Memorandum. The trial court found as a fact that plea negotiations had concluded before a prosecution witness, Gabriel Frassetti, spoke to defendant. The court also found that Frassetti, in speaking to defendant, was not acting as an agent of the prosecution. Since there was sufficient evidence to support these findings of fact, the issues are beyond review in this court (CPL 470.35; People v Baker, 23 NY2d 307, 319; see Cohen and Karger, Powers of the New York Court of Appeals, p 742).
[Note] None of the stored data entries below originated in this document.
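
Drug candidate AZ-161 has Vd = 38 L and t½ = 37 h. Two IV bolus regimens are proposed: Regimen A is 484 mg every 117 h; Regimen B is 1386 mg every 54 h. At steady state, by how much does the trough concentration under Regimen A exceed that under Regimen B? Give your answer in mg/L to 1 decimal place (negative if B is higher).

-19.2 mg/L

Regimen A: f = (1/2)^(117/37) ≈ 0.1117; Cmin,ss = (484/38)·f/(1−f) ≈ 1.602 mg/L.
Regimen B: f = (1/2)^(54/37) ≈ 0.3636; Cmin,ss = (1386/38)·f/(1−f) ≈ 20.839 mg/L.
Difference ≈ 1.602 − 20.839 ≈ -19.237 mg/L.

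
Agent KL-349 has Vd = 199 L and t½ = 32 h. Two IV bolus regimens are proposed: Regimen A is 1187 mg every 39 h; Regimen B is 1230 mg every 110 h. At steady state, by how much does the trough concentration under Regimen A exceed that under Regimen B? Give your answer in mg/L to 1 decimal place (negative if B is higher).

Regimen A: f = (1/2)^(39/32) ≈ 0.4297; Cmin,ss = (1187/199)·f/(1−f) ≈ 4.494 mg/L.
Regimen B: f = (1/2)^(110/32) ≈ 0.0923; Cmin,ss = (1230/199)·f/(1−f) ≈ 0.629 mg/L.
Difference ≈ 4.494 − 0.629 ≈ 3.865 mg/L.

3.9 mg/L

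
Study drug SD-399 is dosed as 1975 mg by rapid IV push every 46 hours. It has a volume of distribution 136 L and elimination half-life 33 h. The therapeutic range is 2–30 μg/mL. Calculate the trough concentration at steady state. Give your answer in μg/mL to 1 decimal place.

8.9 μg/mL

Over one 46-h interval, 46/33 ≈ 1.3939 half-lives elapse, leaving f ≈ 0.3805 of each dose.
Accumulation ratio R = 1/(1 − f) ≈ 1/0.6195 ≈ 1.6142.
Each bolus raises the concentration by D/Vd = 1975/136 ≈ 14.522 μg/mL.
Steady-state peak Cmax,ss = C₀·R ≈ 14.522 × 1.6142 ≈ 23.441 μg/mL.
One interval later, Cmin,ss = Cmax,ss·e^(−kτ) ≈ 23.441 × 0.3805 ≈ 8.919 μg/mL.
Trough 8.9 μg/mL vs MEC 2 μg/mL: adequate.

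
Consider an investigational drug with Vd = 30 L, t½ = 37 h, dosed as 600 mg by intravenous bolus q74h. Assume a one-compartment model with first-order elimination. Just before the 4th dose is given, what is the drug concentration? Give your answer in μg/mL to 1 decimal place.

f = (1/2)^(τ/t½) = (1/2)^(74/37) ≈ 0.2500.
C₀ = D/Vd = 600/30 ≈ 20.000 μg/mL.
Before the 4th dose, 3 doses have been given. Superposition: Cmin = C₀·(f + f² + … + f^3).
≈ 20.000 × (0.2500 + 0.0625 + 0.0156) ≈ 20.000 × 0.3281 ≈ 6.562 μg/mL.

6.6 μg/mL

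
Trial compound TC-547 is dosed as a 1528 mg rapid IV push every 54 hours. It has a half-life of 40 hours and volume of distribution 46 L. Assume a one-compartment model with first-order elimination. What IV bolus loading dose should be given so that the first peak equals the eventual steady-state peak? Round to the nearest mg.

2514 mg

f = (1/2)^(54/40) ≈ 0.392292; accumulation ratio R = 1/(1−f) ≈ 1.64553.
Loading dose to hit Cmax,ss on first dose: D_load = D_maint·R ≈ 1528 × 1.64553 ≈ 2514.37 mg.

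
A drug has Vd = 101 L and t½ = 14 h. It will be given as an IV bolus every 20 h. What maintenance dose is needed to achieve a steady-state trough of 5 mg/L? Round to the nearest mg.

854 mg

τ/t½ = 20/14 ≈ 1.4286, so f = (1/2)^(20/14) ≈ 0.371499.
Cmin,ss = (D/Vd)·f/(1−f), so D = Cmin,ss·Vd·(1−f)/f.
D = 5 × 101 × (1−f)/f ≈ 5 × 101 × 1.69180 ≈ 854.36 mg.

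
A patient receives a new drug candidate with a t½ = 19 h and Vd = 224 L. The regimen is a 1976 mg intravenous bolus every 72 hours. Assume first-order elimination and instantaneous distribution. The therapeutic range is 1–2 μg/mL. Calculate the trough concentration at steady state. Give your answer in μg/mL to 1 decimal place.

k = ln2/t½ = ln2/19 ≈ 0.036481 h⁻¹; fraction remaining f = e^(−kτ) = e^(−0.036481×72) ≈ 0.0723.
At steady state, accumulation factor R = 1/(1 − e^(−kτ)) ≈ 1.0779.
Single-dose peak C₀ = D/Vd = 1976/224 ≈ 8.821 μg/mL.
Steady-state peak Cmax,ss = C₀·R ≈ 8.821 × 1.0779 ≈ 9.508 μg/mL.
Steady-state trough Cmin,ss = Cmax,ss·f ≈ 9.508 × 0.0723 ≈ 0.687 μg/mL.
Trough 0.7 μg/mL vs MEC 1 μg/mL: subtherapeutic.

0.7 μg/mL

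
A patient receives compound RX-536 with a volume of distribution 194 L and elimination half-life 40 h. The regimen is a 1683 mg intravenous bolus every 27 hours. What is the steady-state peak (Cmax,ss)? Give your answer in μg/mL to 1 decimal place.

23.2 μg/mL

Over one 27-h interval, 27/40 ≈ 0.675 half-lives elapse, leaving f ≈ 0.6263 of each dose.
Accumulation ratio R = 1/(1 − f) ≈ 1/0.3737 ≈ 2.6759.
Each bolus raises the concentration by D/Vd = 1683/194 ≈ 8.675 μg/mL.
Steady-state peak Cmax,ss = C₀·R ≈ 8.675 × 2.6759 ≈ 23.213 μg/mL.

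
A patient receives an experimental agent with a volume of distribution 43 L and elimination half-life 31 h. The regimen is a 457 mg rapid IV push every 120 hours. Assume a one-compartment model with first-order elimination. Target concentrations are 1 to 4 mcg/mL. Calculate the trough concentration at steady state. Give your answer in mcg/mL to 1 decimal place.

k = ln2/t½ = ln2/31 ≈ 0.022360 h⁻¹; fraction remaining f = e^(−kτ) = e^(−0.022360×120) ≈ 0.0683.
Single-dose peak C₀ = D/Vd = 457/43 ≈ 10.628 mcg/mL.
Steady-state trough Cmin,ss = C₀·f/(1−f) ≈ 10.628 × 0.0683/0.9317 ≈ 0.779 mcg/mL.
Trough 0.8 mcg/mL vs MEC 1 mcg/mL: subtherapeutic.

0.8 mcg/mL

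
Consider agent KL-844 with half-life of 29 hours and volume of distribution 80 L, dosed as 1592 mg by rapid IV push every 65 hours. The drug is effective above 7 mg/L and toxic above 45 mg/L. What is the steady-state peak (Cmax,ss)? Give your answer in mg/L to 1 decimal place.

τ/t½ = 65/29 ≈ 2.2414, so fraction remaining f = (1/2)^(65/29) ≈ 0.2115.
Accumulation ratio R = 1/(1 − f) ≈ 1/0.7885 ≈ 1.2682.
Each bolus raises the concentration by D/Vd = 1592/80 ≈ 19.900 mg/L.
Steady-state peak Cmax,ss = C₀·R ≈ 19.900 × 1.2682 ≈ 25.237 mg/L.
Peak 25.2 mg/L vs MTC 45 mg/L: below toxic threshold.

25.2 mg/L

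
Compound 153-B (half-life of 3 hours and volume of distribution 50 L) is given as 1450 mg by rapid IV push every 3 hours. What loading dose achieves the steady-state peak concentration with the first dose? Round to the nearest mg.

f = (1/2)^(3/3) ≈ 0.500000; accumulation ratio R = 1/(1−f) ≈ 2.00000.
Loading dose to hit Cmax,ss on first dose: D_load = D_maint·R ≈ 1450 × 2.00000 ≈ 2900.00 mg.

2900 mg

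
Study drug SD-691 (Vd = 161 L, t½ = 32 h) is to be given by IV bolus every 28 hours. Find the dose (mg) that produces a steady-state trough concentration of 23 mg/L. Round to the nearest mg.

3088 mg

τ/t½ = 28/32 ≈ 0.875, so f = (1/2)^(28/32) ≈ 0.545254.
Cmin,ss = (D/Vd)·f/(1−f), so D = Cmin,ss·Vd·(1−f)/f.
D = 23 × 161 × (1−f)/f ≈ 23 × 161 × 0.83401 ≈ 3088.34 mg.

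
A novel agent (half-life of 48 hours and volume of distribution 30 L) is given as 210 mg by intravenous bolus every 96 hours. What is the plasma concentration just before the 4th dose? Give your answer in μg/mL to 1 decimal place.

2.3 μg/mL

f = (1/2)^(τ/t½) = (1/2)^(96/48) ≈ 0.2500.
C₀ = D/Vd = 210/30 ≈ 7.000 μg/mL.
Before the 4th dose, 3 doses have been given. Superposition: Cmin = C₀·(f + f² + … + f^3).
≈ 7.000 × (0.2500 + 0.0625 + 0.0156) ≈ 7.000 × 0.3281 ≈ 2.297 μg/mL.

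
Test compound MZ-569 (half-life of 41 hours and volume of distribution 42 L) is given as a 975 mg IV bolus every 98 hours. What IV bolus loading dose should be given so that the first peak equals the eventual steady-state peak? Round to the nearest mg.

f = (1/2)^(98/41) ≈ 0.190750; accumulation ratio R = 1/(1−f) ≈ 1.23571.
Loading dose to hit Cmax,ss on first dose: D_load = D_maint·R ≈ 975 × 1.23571 ≈ 1204.82 mg.

1205 mg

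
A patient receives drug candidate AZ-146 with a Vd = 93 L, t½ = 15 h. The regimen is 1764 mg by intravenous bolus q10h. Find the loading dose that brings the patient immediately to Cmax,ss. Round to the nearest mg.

f = (1/2)^(10/15) ≈ 0.629961; accumulation ratio R = 1/(1−f) ≈ 2.70242.
Loading dose to hit Cmax,ss on first dose: D_load = D_maint·R ≈ 1764 × 2.70242 ≈ 4767.07 mg.

4767 mg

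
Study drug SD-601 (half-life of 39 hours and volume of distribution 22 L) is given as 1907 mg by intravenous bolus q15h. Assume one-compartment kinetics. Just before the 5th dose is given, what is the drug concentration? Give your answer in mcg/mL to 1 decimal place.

186.1 mcg/mL

f = (1/2)^(τ/t½) = (1/2)^(15/39) ≈ 0.7660.
C₀ = D/Vd = 1907/22 ≈ 86.682 mcg/mL.
Before the 5th dose, 4 doses have been given. Superposition: Cmin = C₀·(f + f² + … + f^4).
≈ 86.682 × (0.7660 + 0.5868 + 0.4495 + 0.3443) ≈ 86.682 × 2.1466 ≈ 186.072 mcg/mL.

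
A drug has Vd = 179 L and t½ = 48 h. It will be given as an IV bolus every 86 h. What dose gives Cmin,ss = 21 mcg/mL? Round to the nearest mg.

τ/t½ = 86/48 ≈ 1.7917, so f = (1/2)^(86/48) ≈ 0.288838.
Cmin,ss = (D/Vd)·f/(1−f), so D = Cmin,ss·Vd·(1−f)/f.
D = 21 × 179 × (1−f)/f ≈ 21 × 179 × 2.46215 ≈ 9255.22 mg.

9255 mg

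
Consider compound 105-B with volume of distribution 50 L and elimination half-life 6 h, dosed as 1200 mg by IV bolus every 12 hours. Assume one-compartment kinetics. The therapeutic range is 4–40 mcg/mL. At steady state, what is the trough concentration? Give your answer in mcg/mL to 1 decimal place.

The dosing interval is 2 half-lives, so f = 2^(−2) = 0.25.
At steady state, R = 1/(1 − 0.25) = 4/3.
Single-dose peak C₀ = D/Vd = 1200/50 = 24 mcg/mL.
Steady-state peak Cmax,ss = C₀·R = 24 × 4/3 ≈ 32.000 mcg/mL.
Steady-state trough Cmin,ss = Cmax,ss·f ≈ 32.000 × 0.25 ≈ 8.000 mcg/mL.
Trough 8.0 mcg/mL vs MEC 4 mcg/mL: adequate.

8.0 mcg/mL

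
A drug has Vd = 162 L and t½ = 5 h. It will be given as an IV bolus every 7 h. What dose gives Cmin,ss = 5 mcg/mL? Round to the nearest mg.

τ/t½ = 7/5 ≈ 1.4, so f = (1/2)^(7/5) ≈ 0.378929.
Cmin,ss = (D/Vd)·f/(1−f), so D = Cmin,ss·Vd·(1−f)/f.
D = 5 × 162 × (1−f)/f ≈ 5 × 162 × 1.63902 ≈ 1327.61 mg.

1328 mg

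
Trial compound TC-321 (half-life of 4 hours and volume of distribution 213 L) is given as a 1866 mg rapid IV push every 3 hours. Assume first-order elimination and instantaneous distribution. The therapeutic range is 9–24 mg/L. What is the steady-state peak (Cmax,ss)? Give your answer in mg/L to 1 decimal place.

21.6 mg/L

τ/t½ = 3/4 ≈ 0.75, so fraction remaining f = (1/2)^(3/4) ≈ 0.5946.
Accumulation ratio R = 1/(1 − f) ≈ 1/0.4054 ≈ 2.4667.
Each bolus raises the concentration by D/Vd = 1866/213 ≈ 8.761 mg/L.
Steady-state peak Cmax,ss = C₀·R ≈ 8.761 × 2.4667 ≈ 21.611 mg/L.
Peak 21.6 mg/L vs MTC 24 mg/L: below toxic threshold.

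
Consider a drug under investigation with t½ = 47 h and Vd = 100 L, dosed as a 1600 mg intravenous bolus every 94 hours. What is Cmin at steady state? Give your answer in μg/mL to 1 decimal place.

5.3 μg/mL

The dosing interval is 2 half-lives, so f = 2^(−2) = 0.25.
At steady state, R = 1/(1 − 0.25) = 4/3.
Single-dose peak C₀ = D/Vd = 1600/100 = 16 μg/mL.
Steady-state peak Cmax,ss = C₀·R = 16 × 4/3 ≈ 21.333 μg/mL.
Steady-state trough Cmin,ss = Cmax,ss·f ≈ 21.333 × 0.25 ≈ 5.333 μg/mL.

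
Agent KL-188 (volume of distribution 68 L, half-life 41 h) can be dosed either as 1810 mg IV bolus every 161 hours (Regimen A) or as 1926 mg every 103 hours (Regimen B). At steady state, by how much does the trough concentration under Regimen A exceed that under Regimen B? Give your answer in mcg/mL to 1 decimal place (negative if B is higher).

-4.1 mcg/mL

Regimen A: f = (1/2)^(161/41) ≈ 0.0658; Cmin,ss = (1810/68)·f/(1−f) ≈ 1.875 mcg/mL.
Regimen B: f = (1/2)^(103/41) ≈ 0.1753; Cmin,ss = (1926/68)·f/(1−f) ≈ 6.021 mcg/mL.
Difference ≈ 1.875 − 6.021 ≈ -4.146 mcg/mL.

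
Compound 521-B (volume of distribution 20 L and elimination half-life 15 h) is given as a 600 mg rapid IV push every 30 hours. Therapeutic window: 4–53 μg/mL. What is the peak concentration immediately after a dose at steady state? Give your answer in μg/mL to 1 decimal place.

τ = 30 h = 2 half-lives, so f = (1/2)^2 = 0.25.
Accumulation ratio R = 1/(1 − f) = 1/0.75 = 4/3.
Single-dose peak C₀ = D/Vd = 600/20 = 30 μg/mL.
Steady-state peak Cmax,ss = C₀·R = 30 × 4/3 ≈ 40.000 μg/mL.
Peak 40.0 μg/mL vs MTC 53 μg/mL: below toxic threshold.

40.0 μg/mL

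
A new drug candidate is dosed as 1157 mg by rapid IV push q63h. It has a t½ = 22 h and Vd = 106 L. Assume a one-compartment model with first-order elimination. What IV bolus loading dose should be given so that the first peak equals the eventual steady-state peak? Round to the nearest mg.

f = (1/2)^(63/22) ≈ 0.137391; accumulation ratio R = 1/(1−f) ≈ 1.15927.
Loading dose to hit Cmax,ss on first dose: D_load = D_maint·R ≈ 1157 × 1.15927 ≈ 1341.28 mg.

1341 mg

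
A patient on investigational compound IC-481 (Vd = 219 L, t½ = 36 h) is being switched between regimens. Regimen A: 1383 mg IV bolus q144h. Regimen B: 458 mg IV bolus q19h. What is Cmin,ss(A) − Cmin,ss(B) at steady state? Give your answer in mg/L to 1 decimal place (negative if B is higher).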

This does not, however, end the matter. The prosecutor had confronted defendant with Frassetti during the negotiations in chambers in an effort to impress him with the strength of the People’s case. When the prosecutor, shortly thereafter, requested defense counsel’s permission for Frassetti to speak to defendant in the courtroom, defense counsel, perhaps mindful of the promise made by the prosecutor that anything defendant said in connection with plea negotiations would not be used against him, assented. Under the circumstances, it would have been justifiable for defense counsel to assume that the prosecutor, by his request, impliedly revived plea negotiations and the attendant promise not to use anything defendant said. Otherwise it would be all but inconceivable that defense counsel would have permitted his client to speak to Frassetti, a prosecution witness avowedly eager to see "justice” done in the case, after formal plea negotiations had concluded. Thus, it was reversible error, because it rendered the trial unfair however strong the evidence against defendant, to permit Frassetti to testify to admissions made by defendant during the conversation (see People v Reilly, 224 NY 90, 94-95; People v Rockower, 296 NY 369, 373).

Accordingly, the order of the Appellate Division should be reversed and a new trial ordered.